夜の八時を回っても、SRXチームの分隊室の明かりは消えていない。
 静まり返った室内には、二種類の息遣いが響いていた。切なげな男のものと、興奮したような女のものと。
 それらに混じって、布と肉のこすれ合う音も聞こえた。
 壁を背にして立つライディース。アヤがその足下に跪き、露出した男根を手袋越しにしごきたてていた。手首にスナップを効かせ、時に親指で亀頭を刺激する。
「大人しい顔して、すっかりガチガチねぇ」
 アヤが上目遣いに部下の顔を見上げる。
「上官にこんな事させて、恥ずかしくないの? いつもリュウに偉そうな事言ってるくせに、呆れた変態クンよねぇ〜」
「う、くぅぅ……」
 ライディースは反論もせず、眉根に皺を寄せて快感に悶えている。
 自分でも、最低な行為なのは百も承知だ。しかしそれでも、アヤとのこの一時には抗い難い魅力があった。

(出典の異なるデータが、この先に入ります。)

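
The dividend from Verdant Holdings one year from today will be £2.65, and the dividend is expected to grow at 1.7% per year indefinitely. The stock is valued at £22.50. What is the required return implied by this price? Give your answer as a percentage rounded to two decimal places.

13.48%

P = D₁/(r − g) ⇒ r = D₁/P + g = £2.6500/£22.50 + 0.017 = 0.117778 + 0.017 = 0.134778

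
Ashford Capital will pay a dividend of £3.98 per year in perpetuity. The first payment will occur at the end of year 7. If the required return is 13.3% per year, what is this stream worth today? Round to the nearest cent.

£14.15

Value at end of year 6: C / r = £3.98 / 0.133 = £29.9248
Discount to today: PV = £29.9248 / (1 + 0.133)^6 = £29.9248 / 2.115336 = £14.15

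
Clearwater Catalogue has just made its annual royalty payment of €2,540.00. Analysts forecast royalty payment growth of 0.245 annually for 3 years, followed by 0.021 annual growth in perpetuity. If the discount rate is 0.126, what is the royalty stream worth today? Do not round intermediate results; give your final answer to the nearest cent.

D_1 = 3162.30000
D_2 = 3937.06350
D_3 = 4901.64406
Terminal value at year 3: TV = D_3×(1+g_2)/(r−g_2) = 5004.57858/0.105 = 47662.65317
P_0 = D_1/(1+r)^1 + D_2/(1+r)^2 + D_3/(1+r)^3 + TV/(1+r)^3
    = 2808.43694 + 3105.24334 + 3433.41737 + 33385.89648 = 42732.99412

€42732.99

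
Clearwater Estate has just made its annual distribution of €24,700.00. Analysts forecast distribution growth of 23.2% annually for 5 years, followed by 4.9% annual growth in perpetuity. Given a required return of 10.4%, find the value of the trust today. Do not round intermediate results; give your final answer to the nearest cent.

D_1 = 30430.40000
D_2 = 37490.25280
D_3 = 46187.99145
D_4 = 56903.60547
D_5 = 70105.24193
Terminal value at year 5: TV = D_5×(1+g_2)/(r−g_2) = 73540.39879/0.055 = 1337098.15980
P_0 = D_1/(1+r)^1 + D_2/(1+r)^2 + D_3/(1+r)^3 + D_4/(1+r)^4 + D_5/(1+r)^5 + TV/(1+r)^5
    = 27563.76812 + 30759.56732 + 34325.89396 + 38305.70776 + 42746.94924 + 815300.90450 = 989002.79089

€989002.79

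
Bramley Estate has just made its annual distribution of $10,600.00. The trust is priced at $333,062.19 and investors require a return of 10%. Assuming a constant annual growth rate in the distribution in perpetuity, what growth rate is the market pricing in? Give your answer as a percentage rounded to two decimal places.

6.61%

P = D₀(1+g)/(r−g) ⇒ P(r−g) = D₀(1+g) ⇒ g(P+D₀) = P·r − D₀
g = (P·r − D₀)/(P + D₀) = ($333,062.19×0.1 − $10,600.00) / ($333,062.19 + $10,600.00) = 0.066071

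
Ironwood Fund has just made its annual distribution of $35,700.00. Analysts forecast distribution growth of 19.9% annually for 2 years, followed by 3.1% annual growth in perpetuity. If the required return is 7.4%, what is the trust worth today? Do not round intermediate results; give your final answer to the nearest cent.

D_1 = 42804.30000
D_2 = 51322.35570
Terminal value at year 2: TV = D_2×(1+g_2)/(r−g_2) = 52913.34873/0.043 = 1230542.99364
P_0 = D_1/(1+r)^1 + D_2/(1+r)^2 + TV/(1+r)^2
    = 39855.02793 + 44493.64850 + 1066812.82805 = 1151161.50448

$1151161.50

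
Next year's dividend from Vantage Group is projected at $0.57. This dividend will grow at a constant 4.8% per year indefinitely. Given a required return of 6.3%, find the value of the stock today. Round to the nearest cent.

Growing perpetuity: P = D₁ / (r − g) = $0.5700 / (0.063 − 0.048) = $38.00

$38.00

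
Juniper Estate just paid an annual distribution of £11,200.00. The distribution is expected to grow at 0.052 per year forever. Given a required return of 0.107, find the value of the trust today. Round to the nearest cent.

£214225.45

D₁ = D₀ × (1 + g) = £11,200.00 × 1.052 = £11,782.4000
Growing perpetuity: P = D₁ / (r − g) = £11,782.4000 / (0.107 − 0.052) = £214,225.45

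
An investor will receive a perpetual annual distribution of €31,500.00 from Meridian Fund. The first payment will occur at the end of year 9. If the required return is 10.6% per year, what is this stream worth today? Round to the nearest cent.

Value at end of year 8: C / r = €31,500.00 / 0.106 = €297,169.8113
Discount to today: PV = €297,169.8113 / (1 + 0.106)^8 = €297,169.8113 / 2.238933 = €132,728.34

€132728.34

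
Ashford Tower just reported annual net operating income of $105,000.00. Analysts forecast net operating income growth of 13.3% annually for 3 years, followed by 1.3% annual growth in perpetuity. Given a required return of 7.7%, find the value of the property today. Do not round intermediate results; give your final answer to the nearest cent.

D_1 = 118965.00000
D_2 = 134787.34500
D_3 = 152714.06189
Terminal value at year 3: TV = D_3×(1+g_2)/(r−g_2) = 154699.34469/0.064 = 2417177.26077
P_0 = D_1/(1+r)^1 + D_2/(1+r)^2 + D_3/(1+r)^3 + TV/(1+r)^3
    = 110459.61003 + 116203.09950 + 122245.22909 + 1934912.76674 = 2283820.70536

$2283820.71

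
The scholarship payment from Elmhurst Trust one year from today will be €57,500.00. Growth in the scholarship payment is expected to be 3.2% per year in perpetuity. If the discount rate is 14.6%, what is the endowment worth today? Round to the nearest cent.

Growing perpetuity: P = D₁ / (r − g) = €57,500.0000 / (0.146 − 0.032) = €504,385.96

€504385.96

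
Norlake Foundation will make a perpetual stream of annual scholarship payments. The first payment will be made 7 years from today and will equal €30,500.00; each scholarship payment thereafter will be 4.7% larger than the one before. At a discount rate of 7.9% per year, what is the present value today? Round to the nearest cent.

€603978.10

Value at end of year 6: C₁ / (r − g) = €30,500.00 / (0.079 − 0.047) = €953,125.0000
Discount to today: PV = €953,125.0000 / (1 + 0.079)^6 = €953,125.0000 / 1.578079 = €603,978.10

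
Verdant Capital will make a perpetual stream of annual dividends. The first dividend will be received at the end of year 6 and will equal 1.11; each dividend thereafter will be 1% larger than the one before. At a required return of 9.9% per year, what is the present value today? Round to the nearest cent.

7.78

Value at end of year 5: C₁ / (r − g) = 1.11 / (0.099 − 0.01) = 12.4719
Discount to today: PV = 12.4719 / (1 + 0.099)^5 = 12.4719 / 1.603203 = 7.78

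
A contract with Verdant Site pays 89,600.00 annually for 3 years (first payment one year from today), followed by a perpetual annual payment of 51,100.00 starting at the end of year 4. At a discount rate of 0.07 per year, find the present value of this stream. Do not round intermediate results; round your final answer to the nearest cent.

831036.17

PV of 3-year annuity: 89,600.00 × [1 − (1+0.07)^−3] / 0.07 = 235138.71758
Perpetuity value at year 3: 51,100.00 / 0.07 = 730000.00000
PV of perpetuity: 730000.00000 / (1+0.07)^3 = 595897.45013
Total PV = 235138.71758 + 595897.45013 = 831036.16771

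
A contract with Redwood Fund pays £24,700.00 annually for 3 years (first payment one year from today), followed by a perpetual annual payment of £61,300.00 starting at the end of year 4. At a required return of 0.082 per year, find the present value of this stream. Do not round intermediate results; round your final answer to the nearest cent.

PV of 3-year annuity: £24,700.00 × [1 − (1+0.082)^−3] / 0.082 = 63425.27882
Perpetuity value at year 3: £61,300.00 / 0.082 = 747560.97561
PV of perpetuity: 747560.97561 / (1+0.082)^3 = 590153.29984
Total PV = 63425.27882 + 590153.29984 = 653578.57866

£653578.58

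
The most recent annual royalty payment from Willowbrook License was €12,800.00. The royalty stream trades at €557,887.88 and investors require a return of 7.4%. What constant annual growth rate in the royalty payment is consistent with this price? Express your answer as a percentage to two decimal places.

4.99%

P = D₀(1+g)/(r−g) ⇒ P(r−g) = D₀(1+g) ⇒ g(P+D₀) = P·r − D₀
g = (P·r − D₀)/(P + D₀) = (€557,887.88×0.074 − €12,800.00) / (€557,887.88 + €12,800.00) = 0.049911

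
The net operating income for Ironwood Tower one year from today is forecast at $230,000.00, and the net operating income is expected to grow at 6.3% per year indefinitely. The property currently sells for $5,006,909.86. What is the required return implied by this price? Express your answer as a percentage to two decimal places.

10.89%

P = D₁/(r − g) ⇒ r = D₁/P + g = $230,000.0000/$5,006,909.86 + 0.063 = 0.045937 + 0.063 = 0.108937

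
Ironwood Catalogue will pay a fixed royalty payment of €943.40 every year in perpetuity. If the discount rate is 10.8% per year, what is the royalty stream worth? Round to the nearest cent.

€8735.19

Level perpetuity: PV = C / r = €943.40 / 0.108 = €8,735.19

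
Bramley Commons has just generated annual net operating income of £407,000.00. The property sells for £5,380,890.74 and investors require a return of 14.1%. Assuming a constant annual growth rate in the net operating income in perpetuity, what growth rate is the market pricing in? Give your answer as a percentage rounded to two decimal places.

6.08%

P = D₀(1+g)/(r−g) ⇒ P(r−g) = D₀(1+g) ⇒ g(P+D₀) = P·r − D₀
g = (P·r − D₀)/(P + D₀) = (£5,380,890.74×0.141 − £407,000.00) / (£5,380,890.74 + £407,000.00) = 0.060766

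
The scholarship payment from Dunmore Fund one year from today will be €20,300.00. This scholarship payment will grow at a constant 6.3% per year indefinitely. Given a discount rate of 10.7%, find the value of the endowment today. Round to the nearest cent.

Growing perpetuity: P = D₁ / (r − g) = €20,300.0000 / (0.107 − 0.063) = €461,363.64

€461363.64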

「ほら、何とか言いなさいよ。感じてるんでしょ? 上官を跪かせて、手コキさせて興奮してるんでしょ? 私の顔を臭いザーメンでドロドロに汚したいんでしょ?」
 しごく手に力を込めながら、アヤはなぶるような言葉を叩き付けた。自らの淫語で高ぶっているのか、息遣いも激しさを増す。
「た、大尉! もうダメです!」
「良いわよ? 上官の顔に汚らしいチンポ汁ぶちまけなさい、この変態!」
 アヤの最後の一言が、ライディースを爆発させた。激しくほとばしる白濁が、アヤの顔を直撃する。
「ふふ、相変わらず濃いわね」
 頬にベットリとこびりつく精液を指ですくい、アヤはベロリと舐め上げた。
「あ、ありがとうございました……」
 ライディースはその様を見下ろしながら、おずおずと感謝の言葉を述べる。
 卑猥な言葉を紡ぎながら男の肉棒に奉仕し、嬉しそうに欲望を顔で受け止める彼女からは、普段の面影が全く見られない。何度もこうして性処理をしてもらっているが、そのギャップに未だ慣れずにいた。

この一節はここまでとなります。